Dimanche 29 octobre 2023 – 30e dimanche du temps ordinaire – Mt 22, 34-40
À Jérusalem où les Juifs se rassemblent pour célébrer la Pâque, la tension est déjà vive entre Jésus et les autorités religieuses. Ces dernières vivent très mal l’impact du discours de Jésus auprès des foules. Et comme, pas un instant, ces religieux ne doutent d’eux-mêmes ni de ce qu’ils disent, puisque la communauté les institue dépositaires de la transmission et de l'interprétation de la Loi, l’évangéliste les présente ici comme les défenseurs d'un certain ordre, désireux de recadrer, voire pousser Jésus à la faute, en l’interrogeant.
Jésus a eu beau répondre précédemment aux sadducéens que Dieu est le « Dieu des vivants » c’est-à-dire de ce qui bouge, crée, évolue, le docteur de la Loi, lui, recherche une affirmation de priorité unique et immuable : « le grand commandement » qui récapitulerait tous les autres et qui lui permettrait peut-être de ne plus avoir à se poser de questions.
Alors Jésus va transformer cet espace uni-dimensionnel en un espace multi-dimensionnel.
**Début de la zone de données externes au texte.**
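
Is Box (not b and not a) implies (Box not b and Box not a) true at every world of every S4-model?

Valid

Tableau for the negation not (Box (not b and not a) implies (Box not b and Box not a)):
1. not (Box (not b and not a) implies (Box not b and Box not a)), u
2. Box (not b and not a), u   [neg-implies-rule on 1]
3. not (Box not b and Box not a), u   [neg-implies-rule on 1]
4. not b and not a, u   [Box-rule on 2 via uRu]
5. not b, u   [and-rule on 4]
6. not a, u   [and-rule on 4]
7. not Box not a, u   [neg-and-rule on 3 (branches; this branch)]
8. a, v   [neg-Box-rule on 7: fresh world v, uRv]
9. not b and not a, v   [Box-rule on 2 via uRv]
10. not b, v   [and-rule on 9]
11. not a, v   [and-rule on 9]
Accessibility: uRu, uRv, vRv
Branch closes: a and not a both at v.
All branches of the negation close; one closing branch shown above.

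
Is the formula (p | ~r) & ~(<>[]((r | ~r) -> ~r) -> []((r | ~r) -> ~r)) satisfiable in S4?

1. (p | ~r) & ~(<>[]((r | ~r) -> ~r) -> []((r | ~r) -> ~r)), w0
2. p | ~r, w0
3. ~(<>[]((r | ~r) -> ~r) -> []((r | ~r) -> ~r)), w0
4. <>[]((r | ~r) -> ~r), w0
5. ~[]((r | ~r) -> ~r), w0
6. ~r, w0
7. []((r | ~r) -> ~r), w1
8. (r | ~r) -> ~r, w1
9. ~r, w1
10. ~((r | ~r) -> ~r), w2
11. r | ~r, w2
12. r, w2
Accessibility: w0Rw0, w0Rw1, w0Rw2, w1Rw1, w2Rw2

Satisfiable (open branch found)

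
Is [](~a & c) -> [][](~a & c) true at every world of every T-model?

Invalid (countermodel exists)

Tableau for the negation ~([](~a & c) -> [][](~a & c)):
1. ~([](~a & c) -> [][](~a & c)), w0
2. [](~a & c), w0   [~->-rule on 1]
3. ~[][](~a & c), w0   [~->-rule on 1]
4. ~a & c, w0   [[]-rule on 2 via w0Rw0]
5. ~a, w0   [&-rule on 4]
6. c, w0   [&-rule on 4]
7. ~[](~a & c), w1   [~[]-rule on 3: fresh world w1, w0Rw1]
8. ~a & c, w1   [[]-rule on 2 via w0Rw1]
9. ~a, w1   [&-rule on 8]
10. c, w1   [&-rule on 8]
11. ~(~a & c), w2   [~[]-rule on 7: fresh world w2, w1Rw2]
12. ~c, w2   [~&-rule on 11 (branches; this branch)]
Accessibility: w0Rw0, w0Rw1, w1Rw1, w1Rw2, w2Rw2
The negation has an open branch (countermodel exists).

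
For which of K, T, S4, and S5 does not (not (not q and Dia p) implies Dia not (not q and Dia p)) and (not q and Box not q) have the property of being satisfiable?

K

T-tableau for the formula:
1. not (not (not q and Dia p) implies Dia not (not q and Dia p)) and (not q and Box not q), u
2. not (not (not q and Dia p) implies Dia not (not q and Dia p)), u
3. not q and Box not q, u
4. not (not q and Dia p), u
5. not Dia not (not q and Dia p), u
6. not q, u
7. Box not q, u
8. not q and Dia p, u
9. Dia p, u
10. not Dia p, u
11. not p, u
12. p, v
13. not q and Dia p, v
14. not q, v
15. Dia p, v
16. not p, v
Accessibility: uRu, uRv, vRv
Branch closes: p and not p both at v.
Every branch closes (one shown): unsatisfiable in T, hence also in S4, S5 (every S4/S5-frame is a T-frame).
K-tableau for the formula:
1. not (not (not q and Dia p) implies Dia not (not q and Dia p)) and (not q and Box not q), u
2. not (not (not q and Dia p) implies Dia not (not q and Dia p)), u
3. not q and Box not q, u
4. not (not q and Dia p), u
5. not Dia not (not q and Dia p), u
6. not q, u
7. Box not q, u
8. not Dia p, u
Complete open branch: satisfiable in K.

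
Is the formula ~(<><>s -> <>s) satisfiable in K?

Yes, satisfiable

1. ~(<><>s -> <>s), w0
2. <><>s, w0
3. ~<>s, w0
4. <>s, w1
5. ~s, w1
6. s, w2
Accessibility: w0Rw1, w1Rw2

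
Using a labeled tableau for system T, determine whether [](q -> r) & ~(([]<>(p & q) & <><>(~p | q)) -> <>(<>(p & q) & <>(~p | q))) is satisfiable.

1. [](q -> r) & ~(([]<>(p & q) & <><>(~p | q)) -> <>(<>(p & q) & <>(~p | q))), u
2. [](q -> r), u   [&-rule on 1]
3. ~(([]<>(p & q) & <><>(~p | q)) -> <>(<>(p & q) & <>(~p | q))), u   [&-rule on 1]
4. []<>(p & q) & <><>(~p | q), u   [~->-rule on 3]
5. ~<>(<>(p & q) & <>(~p | q)), u   [~->-rule on 3]
6. []<>(p & q), u   [&-rule on 4]
7. <><>(~p | q), u   [&-rule on 4]
8. q -> r, u   [[]-rule on 2 via uRu]
9. ~(<>(p & q) & <>(~p | q)), u   [~<>-rule on 5 via uRu]
10. <>(p & q), u   [[]-rule on 6 via uRu]
11. r, u   [->-rule on 8 (branches; this branch)]
12. ~<>(p & q), u   [~&-rule on 9 (branches; this branch)]
13. ~(p & q), u   [~<>-rule on 12 via uRu]
14. ~q, u   [~&-rule on 13 (branches; this branch)]
15. <>(~p | q), v   [<>-rule on 7: fresh world v, uRv]
16. q -> r, v   [[]-rule on 2 via uRv]
17. ~(<>(p & q) & <>(~p | q)), v   [~<>-rule on 5 via uRv]
18. <>(p & q), v   [[]-rule on 6 via uRv]
19. ~(p & q), v   [~<>-rule on 12 via uRv]
20. r, v   [->-rule on 16 (branches; this branch)]
21. ~<>(~p | q), v   [~&-rule on 17 (branches; this branch)]
22. ~(~p | q), v   [~<>-rule on 21 via vRv]
23. p, v   [~|-rule on 22]
24. ~q, v   [~|-rule on 22]
25. p & q, w   [<>-rule on 10: fresh world w, uRw]
26. p, w   [&-rule on 25]
27. q, w   [&-rule on 25]
28. q -> r, w   [[]-rule on 2 via uRw]
29. ~(<>(p & q) & <>(~p | q)), w   [~<>-rule on 5 via uRw]
30. <>(p & q), w   [[]-rule on 6 via uRw]
31. ~(p & q), w   [~<>-rule on 12 via uRw]
32. r, w   [->-rule on 28 (branches; this branch)]
33. ~<>(~p | q), w   [~&-rule on 29 (branches; this branch)]
34. ~(~p | q), w   [~<>-rule on 33 via wRw]
35. ~q, w   [~|-rule on 34]
Accessibility: uRu, uRv, uRw, vRv, wRw
Branch closes: q and ~q both at w.
All branches of the tableau close; one closing branch shown above.

No, unsatisfiable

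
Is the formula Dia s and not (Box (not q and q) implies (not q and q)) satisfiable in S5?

Unsatisfiable

1. Dia s and not (Box (not q and q) implies (not q and q)), 0
2. Dia s, 0
3. not (Box (not q and q) implies (not q and q)), 0
4. Box (not q and q), 0
5. not (not q and q), 0
6. not q and q, 0
7. not q, 0
8. q, 0
Accessibility: 0R0
Branch closes: q and not q both at 0.
Every branch closes; the branch above is one of them.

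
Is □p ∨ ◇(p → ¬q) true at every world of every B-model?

Valid in B

Tableau for the negation ¬(□p ∨ ◇(p → ¬q)):
1. ¬(□p ∨ ◇(p → ¬q)), 0
2. ¬□p, 0   [¬∨-rule on 1]
3. ¬◇(p → ¬q), 0   [¬∨-rule on 1]
4. ¬(p → ¬q), 0   [¬◇-rule on 3 via 0R0]
5. p, 0   [¬→-rule on 4]
6. q, 0   [¬→-rule on 4]
7. ¬p, 1   [¬□-rule on 2: fresh world 1, 0R1]
8. ¬(p → ¬q), 1   [¬◇-rule on 3 via 0R1]
9. p, 1   [¬→-rule on 8]
10. q, 1   [¬→-rule on 8]
Accessibility: 0R0, 0R1, 1R0, 1R1
Branch closes: p and ¬p both at 1.
Every branch of the negation's tableau closes; the branch above is one of them.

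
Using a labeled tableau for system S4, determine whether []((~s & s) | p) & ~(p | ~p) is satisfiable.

1. []((~s & s) | p) & ~(p | ~p), 0
2. []((~s & s) | p), 0
3. ~(p | ~p), 0
4. ~p, 0
5. p, 0
Accessibility: 0R0
Branch closes: p and ~p both at 0.
Every branch closes; the branch above is one of them.

Unsatisfiable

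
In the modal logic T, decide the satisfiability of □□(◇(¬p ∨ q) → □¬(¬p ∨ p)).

Yes, satisfiable

1. □□(◇(¬p ∨ q) → □¬(¬p ∨ p)), u
2. □(◇(¬p ∨ q) → □¬(¬p ∨ p)), u   [□-rule on 1 via uRu]
3. ◇(¬p ∨ q) → □¬(¬p ∨ p), u   [□-rule on 2 via uRu]
4. ¬◇(¬p ∨ q), u   [→-rule on 3 (branches; this branch)]
5. ¬(¬p ∨ q), u   [¬◇-rule on 4 via uRu]
6. p, u   [¬∨-rule on 5]
7. ¬q, u   [¬∨-rule on 5]
Accessibility: uRu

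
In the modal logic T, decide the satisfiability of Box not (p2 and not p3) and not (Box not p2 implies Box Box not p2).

Yes, satisfiable

1. Box not (p2 and not p3) and not (Box not p2 implies Box Box not p2), w0
2. Box not (p2 and not p3), w0
3. not (Box not p2 implies Box Box not p2), w0
4. Box not p2, w0
5. not Box Box not p2, w0
6. not (p2 and not p3), w0
7. not p2, w0
8. p3, w0
9. not Box not p2, w1
10. not (p2 and not p3), w1
11. not p2, w1
12. p3, w1
13. p2, w2
Accessibility: w0Rw0, w0Rw1, w1Rw1, w1Rw2, w2Rw2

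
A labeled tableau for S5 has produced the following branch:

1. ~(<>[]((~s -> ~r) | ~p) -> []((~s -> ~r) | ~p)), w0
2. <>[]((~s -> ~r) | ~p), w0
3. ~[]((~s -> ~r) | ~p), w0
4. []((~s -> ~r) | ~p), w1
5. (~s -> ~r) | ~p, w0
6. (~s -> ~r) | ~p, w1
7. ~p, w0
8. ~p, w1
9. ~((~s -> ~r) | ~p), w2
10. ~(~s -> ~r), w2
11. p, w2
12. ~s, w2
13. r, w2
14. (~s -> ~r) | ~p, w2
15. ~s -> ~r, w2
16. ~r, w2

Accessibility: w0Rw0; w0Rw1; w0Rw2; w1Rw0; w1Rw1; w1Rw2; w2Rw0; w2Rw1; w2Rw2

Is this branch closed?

Yes, closed

Both r and ~r appear at w2.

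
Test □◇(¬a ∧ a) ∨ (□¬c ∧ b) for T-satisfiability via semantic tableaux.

Yes, satisfiable

1. □◇(¬a ∧ a) ∨ (□¬c ∧ b), w0
2. □¬c ∧ b, w0   [∨-rule on 1 (branches; this branch)]
3. □¬c, w0   [∧-rule on 2]
4. b, w0   [∧-rule on 2]
5. ¬c, w0   [□-rule on 3 via w0Rw0]
Accessibility: w0Rw0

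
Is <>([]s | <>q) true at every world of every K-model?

Tableau for the negation ~<>([]s | <>q):
1. ~<>([]s | <>q), w0
The negation has an open branch (countermodel exists).

No, not valid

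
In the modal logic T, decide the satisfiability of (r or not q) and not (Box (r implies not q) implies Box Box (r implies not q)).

1. (r or not q) and not (Box (r implies not q) implies Box Box (r implies not q)), w0
2. r or not q, w0
3. not (Box (r implies not q) implies Box Box (r implies not q)), w0
4. Box (r implies not q), w0
5. not Box Box (r implies not q), w0
6. r implies not q, w0
7. not q, w0
8. not Box (r implies not q), w1
9. r implies not q, w1
10. not q, w1
11. not (r implies not q), w2
12. r, w2
13. q, w2
Accessibility: w0Rw0, w0Rw1, w1Rw1, w1Rw2, w2Rw2

Yes, satisfiable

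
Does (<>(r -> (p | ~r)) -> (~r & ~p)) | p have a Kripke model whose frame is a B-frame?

1. (<>(r -> (p | ~r)) -> (~r & ~p)) | p, u
2. p, u   [|-rule on 1 (branches; this branch)]
Accessibility: uRu

Satisfiable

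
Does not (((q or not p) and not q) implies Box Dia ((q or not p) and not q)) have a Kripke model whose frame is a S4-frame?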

Le légiste attendait l’unique grand commandement, Jésus répond avec un premier et un second, issus de deux livres différents, le Deutéronome (6, 5) et le Lévitique (19, 18). Il n’évoquait que la Loi. Jésus répond Loi et Prophètes.
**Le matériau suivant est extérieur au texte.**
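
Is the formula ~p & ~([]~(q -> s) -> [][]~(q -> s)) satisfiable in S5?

1. ~p & ~([]~(q -> s) -> [][]~(q -> s)), u
2. ~p, u
3. ~([]~(q -> s) -> [][]~(q -> s)), u
4. []~(q -> s), u
5. ~[][]~(q -> s), u
6. ~(q -> s), u
7. q, u
8. ~s, u
9. ~[]~(q -> s), v
10. ~(q -> s), v
11. q, v
12. ~s, v
13. q -> s, w
14. ~(q -> s), w
15. q, w
16. ~s, w
17. s, w
Accessibility: uRu, uRv, uRw, vRu, vRv, vRw, wRu, wRv, wRw
Branch closes: s and ~s both at w.
Every branch closes; the branch above is one of them.

Unsatisfiable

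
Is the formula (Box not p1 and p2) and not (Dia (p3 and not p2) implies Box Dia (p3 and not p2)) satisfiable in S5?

1. (Box not p1 and p2) and not (Dia (p3 and not p2) implies Box Dia (p3 and not p2)), u
2. Box not p1 and p2, u
3. not (Dia (p3 and not p2) implies Box Dia (p3 and not p2)), u
4. Box not p1, u
5. p2, u
6. Dia (p3 and not p2), u
7. not Box Dia (p3 and not p2), u
8. not p1, u
9. p3 and not p2, v
10. p3, v
11. not p2, v
12. not p1, v
13. not Dia (p3 and not p2), w
14. not p1, w
15. not (p3 and not p2), u
16. not (p3 and not p2), v
17. not (p3 and not p2), w
18. p2, v
Accessibility: uRu, uRv, uRw, vRu, vRv, vRw, wRu, wRv, wRw
Branch closes: p2 and not p2 both at v.
Every branch closes; the branch above is one of them.

No, unsatisfiable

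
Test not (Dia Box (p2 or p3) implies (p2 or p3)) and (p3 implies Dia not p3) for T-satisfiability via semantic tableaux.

1. not (Dia Box (p2 or p3) implies (p2 or p3)) and (p3 implies Dia not p3), u
2. not (Dia Box (p2 or p3) implies (p2 or p3)), u
3. p3 implies Dia not p3, u
4. Dia Box (p2 or p3), u
5. not (p2 or p3), u
6. not p2, u
7. not p3, u
8. Dia not p3, u
9. Box (p2 or p3), v
10. p2 or p3, v
11. p3, v
12. not p3, w
Accessibility: uRu, uRv, uRw, vRv, wRw

Satisfiable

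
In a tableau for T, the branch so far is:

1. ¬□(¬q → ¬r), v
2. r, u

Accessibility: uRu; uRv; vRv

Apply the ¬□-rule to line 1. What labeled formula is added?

a fresh world w with vRw, and ¬(¬q → ¬r) at w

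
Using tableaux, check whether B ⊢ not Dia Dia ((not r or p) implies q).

Tableau for the negation Dia Dia ((not r or p) implies q):
1. Dia Dia ((not r or p) implies q), 0
2. Dia ((not r or p) implies q), 1
3. (not r or p) implies q, 2
4. q, 2
Accessibility: 0R0, 0R1, 1R0, 1R1, 1R2, 2R1, 2R2
The negation has an open branch (countermodel exists).

Not valid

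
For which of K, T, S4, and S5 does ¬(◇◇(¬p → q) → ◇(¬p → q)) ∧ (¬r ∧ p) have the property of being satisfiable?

K-tableau for the formula:
1. ¬(◇◇(¬p → q) → ◇(¬p → q)) ∧ (¬r ∧ p), 0
2. ¬(◇◇(¬p → q) → ◇(¬p → q)), 0
3. ¬r ∧ p, 0
4. ◇◇(¬p → q), 0
5. ¬◇(¬p → q), 0
6. ¬r, 0
7. p, 0
8. ◇(¬p → q), 1
9. ¬(¬p → q), 1
10. ¬p, 1
11. ¬q, 1
12. ¬p → q, 2
13. q, 2
Accessibility: 0R1, 1R2
Complete open branch: satisfiable in K.
T-tableau for the formula:
1. ¬(◇◇(¬p → q) → ◇(¬p → q)) ∧ (¬r ∧ p), 0
2. ¬(◇◇(¬p → q) → ◇(¬p → q)), 0
3. ¬r ∧ p, 0
4. ◇◇(¬p → q), 0
5. ¬◇(¬p → q), 0
6. ¬r, 0
7. p, 0
8. ¬(¬p → q), 0
9. ¬p, 0
10. ¬q, 0
Accessibility: 0R0
Branch closes: p and ¬p both at 0.
Every branch closes (one shown): unsatisfiable in T, hence also in S4, S5 (every S4/S5-frame is a T-frame).

K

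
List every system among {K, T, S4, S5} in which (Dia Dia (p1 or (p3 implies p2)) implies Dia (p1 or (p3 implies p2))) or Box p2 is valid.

S4, S5

S4-tableau for the negation not ((Dia Dia (p1 or (p3 implies p2)) implies Dia (p1 or (p3 implies p2))) or Box p2):
1. not ((Dia Dia (p1 or (p3 implies p2)) implies Dia (p1 or (p3 implies p2))) or Box p2), 0
2. not (Dia Dia (p1 or (p3 implies p2)) implies Dia (p1 or (p3 implies p2))), 0
3. not Box p2, 0
4. Dia Dia (p1 or (p3 implies p2)), 0
5. not Dia (p1 or (p3 implies p2)), 0
6. not (p1 or (p3 implies p2)), 0
7. not p1, 0
8. not (p3 implies p2), 0
9. p3, 0
10. not p2, 0
11. not p2, 1
12. not (p1 or (p3 implies p2)), 1
13. not p1, 1
14. not (p3 implies p2), 1
15. p3, 1
16. Dia (p1 or (p3 implies p2)), 2
17. not (p1 or (p3 implies p2)), 2
18. not p1, 2
19. not (p3 implies p2), 2
20. p3, 2
21. not p2, 2
22. p1 or (p3 implies p2), 3
23. not (p1 or (p3 implies p2)), 3
24. not p1, 3
25. not (p3 implies p2), 3
26. p3, 3
27. not p2, 3
28. p3 implies p2, 3
29. p2, 3
Accessibility: 0R0, 0R1, 0R2, 0R3, 1R1, 2R2, 2R3, 3R3
Branch closes: p2 and not p2 both at 3.
Every branch closes (one shown): valid in S4, hence also in S5 (every theorem of S4 is a theorem of S5).
T-tableau for the negation not ((Dia Dia (p1 or (p3 implies p2)) implies Dia (p1 or (p3 implies p2))) or Box p2):
1. not ((Dia Dia (p1 or (p3 implies p2)) implies Dia (p1 or (p3 implies p2))) or Box p2), 0
2. not (Dia Dia (p1 or (p3 implies p2)) implies Dia (p1 or (p3 implies p2))), 0
3. not Box p2, 0
4. Dia Dia (p1 or (p3 implies p2)), 0
5. not Dia (p1 or (p3 implies p2)), 0
6. not (p1 or (p3 implies p2)), 0
7. not p1, 0
8. not (p3 implies p2), 0
9. p3, 0
10. not p2, 0
11. not p2, 1
12. not (p1 or (p3 implies p2)), 1
13. not p1, 1
14. not (p3 implies p2), 1
15. p3, 1
16. Dia (p1 or (p3 implies p2)), 2
17. not (p1 or (p3 implies p2)), 2
18. not p1, 2
19. not (p3 implies p2), 2
20. p3, 2
21. not p2, 2
22. p1 or (p3 implies p2), 3
23. p3 implies p2, 3
24. p2, 3
Accessibility: 0R0, 0R1, 0R2, 1R1, 2R2, 2R3, 3R3
Complete open branch: countermodel on a T-frame, so not valid in T, nor in K (the same frame is also a K-frame).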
Autrement dit, le plus grand commandement ne se conçoit que dans la pluralité des interprétations, dans des relations vivantes.
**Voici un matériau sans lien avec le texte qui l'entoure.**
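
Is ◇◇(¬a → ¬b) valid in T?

Not valid

Tableau for the negation ¬◇◇(¬a → ¬b):
1. ¬◇◇(¬a → ¬b), w0
2. ¬◇(¬a → ¬b), w0   [¬◇-rule on 1 via w0Rw0]
3. ¬(¬a → ¬b), w0   [¬◇-rule on 2 via w0Rw0]
4. ¬a, w0   [¬→-rule on 3]
5. b, w0   [¬→-rule on 3]
Accessibility: w0Rw0
The negation has an open branch (countermodel exists).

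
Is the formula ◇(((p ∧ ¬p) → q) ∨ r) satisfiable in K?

1. ◇(((p ∧ ¬p) → q) ∨ r), w0
2. ((p ∧ ¬p) → q) ∨ r, w1   [◇-rule on 1: fresh world w1, w0Rw1]
3. r, w1   [∨-rule on 2 (branches; this branch)]
Accessibility: w0Rw1

Satisfiable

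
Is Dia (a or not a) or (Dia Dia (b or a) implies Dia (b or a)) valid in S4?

Tableau for the negation not (Dia (a or not a) or (Dia Dia (b or a) implies Dia (b or a))):
1. not (Dia (a or not a) or (Dia Dia (b or a) implies Dia (b or a))), u
2. not Dia (a or not a), u
3. not (Dia Dia (b or a) implies Dia (b or a)), u
4. Dia Dia (b or a), u
5. not Dia (b or a), u
6. not (a or not a), u
7. not a, u
8. a, u
Accessibility: uRu
Branch closes: a and not a both at u.
Every branch of the negation's tableau closes; the branch above is one of them.

Yes, valid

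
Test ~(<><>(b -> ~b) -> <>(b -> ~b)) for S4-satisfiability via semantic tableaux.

1. ~(<><>(b -> ~b) -> <>(b -> ~b)), w0
2. <><>(b -> ~b), w0
3. ~<>(b -> ~b), w0
4. ~(b -> ~b), w0
5. b, w0
6. <>(b -> ~b), w1
7. ~(b -> ~b), w1
8. b, w1
9. b -> ~b, w2
10. ~(b -> ~b), w2
11. b, w2
12. ~b, w2
Accessibility: w0Rw0, w0Rw1, w0Rw2, w1Rw1, w1Rw2, w2Rw2
Branch closes: b and ~b both at w2.
All branches of the tableau close; one closing branch shown above.

Unsatisfiable (every branch closes)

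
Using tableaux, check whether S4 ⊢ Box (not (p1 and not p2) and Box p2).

No, not valid

Tableau for the negation not Box (not (p1 and not p2) and Box p2):
1. not Box (not (p1 and not p2) and Box p2), w0
2. not (not (p1 and not p2) and Box p2), w1   [neg-Box-rule on 1: fresh world w1, w0Rw1]
3. not Box p2, w1   [neg-and-rule on 2 (branches; this branch)]
4. not p2, w2   [neg-Box-rule on 3: fresh world w2, w1Rw2]
Accessibility: w0Rw0, w0Rw1, w0Rw2, w1Rw1, w1Rw2, w2Rw2
The negation has an open branch (countermodel exists).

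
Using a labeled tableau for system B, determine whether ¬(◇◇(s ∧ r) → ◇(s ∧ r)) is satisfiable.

1. ¬(◇◇(s ∧ r) → ◇(s ∧ r)), 0
2. ◇◇(s ∧ r), 0
3. ¬◇(s ∧ r), 0
4. ¬(s ∧ r), 0
5. ¬r, 0
6. ◇(s ∧ r), 1
7. ¬(s ∧ r), 1
8. ¬r, 1
9. s ∧ r, 2
10. s, 2
11. r, 2
Accessibility: 0R0, 0R1, 1R0, 1R1, 1R2, 2R1, 2R2

Yes, satisfiable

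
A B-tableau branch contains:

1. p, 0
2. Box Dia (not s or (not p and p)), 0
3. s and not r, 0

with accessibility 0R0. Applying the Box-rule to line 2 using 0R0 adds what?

Dia (not s or (not p and p)), 0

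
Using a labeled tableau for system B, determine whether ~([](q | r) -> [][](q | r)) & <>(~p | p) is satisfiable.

Yes, satisfiable

1. ~([](q | r) -> [][](q | r)) & <>(~p | p), 0
2. ~([](q | r) -> [][](q | r)), 0
3. <>(~p | p), 0
4. [](q | r), 0
5. ~[][](q | r), 0
6. q | r, 0
7. r, 0
8. ~p | p, 1
9. q | r, 1
10. p, 1
11. r, 1
12. ~[](q | r), 2
13. q | r, 2
14. r, 2
15. ~(q | r), 3
16. ~q, 3
17. ~r, 3
Accessibility: 0R0, 0R1, 0R2, 1R0, 1R1, 2R0, 2R2, 2R3, 3R2, 3R3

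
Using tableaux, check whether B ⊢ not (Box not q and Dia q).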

Le pharisien le sait bien pourtant, le pluriel est là dès le commencement. Elohim, nom pluriel pour dire le UN, dépassant toujours l'idée que l'on peut s'en faire, posant l'interdit de l’idolâtrie, crée, par dix paroles, une vie multiple. Et cela est très bon ! Mais d'amour, il n’est pas encore question. L'humain, qui reçoit « une haleine de vie », est créé, masculin et féminin, puis mis en vis à vis de la femme, pour discerner et chercher à toujours choisir la vie.
Alors, plus tard, après avoir concrètement libéré son peuple de l’esclavage, Dieu lui donne un nouvel outil de libération : les dix commandements, comme un écho aux dix paroles du commencement, pour que les hommes puissent récréer du « très bon », dans des relations de soin ajustées de prochain à prochain. La Loi organise une société qui rend possible à l’homme, « lui et ses fils, bonheur et longue vie sur la terre […] tous les jours » (Dt 4, 40).
Cette Loi, qui n’a rien à voir avec une procédure figée d’ordre général, ne se décline pas en « il faut » mais en « tu ». Elle implique un engagement personnel et se traduit dans la vie quotidienne. Les prophètes en témoigneront.
Le texte ne dit pas quelle a été la réaction du docteur de la Loi à la réponse de Jésus. Fidèles à la transmission de la Torah orale, tous deux ont ré-interprété les Écritures. Jésus a ouvert un champ de vision « grand angle », en suscitant dialogue et discernement. Une façon de donner à voir le Dieu d'amour, Dieu des relations qui trouvent la joie dans ce qui est... juste et vrai.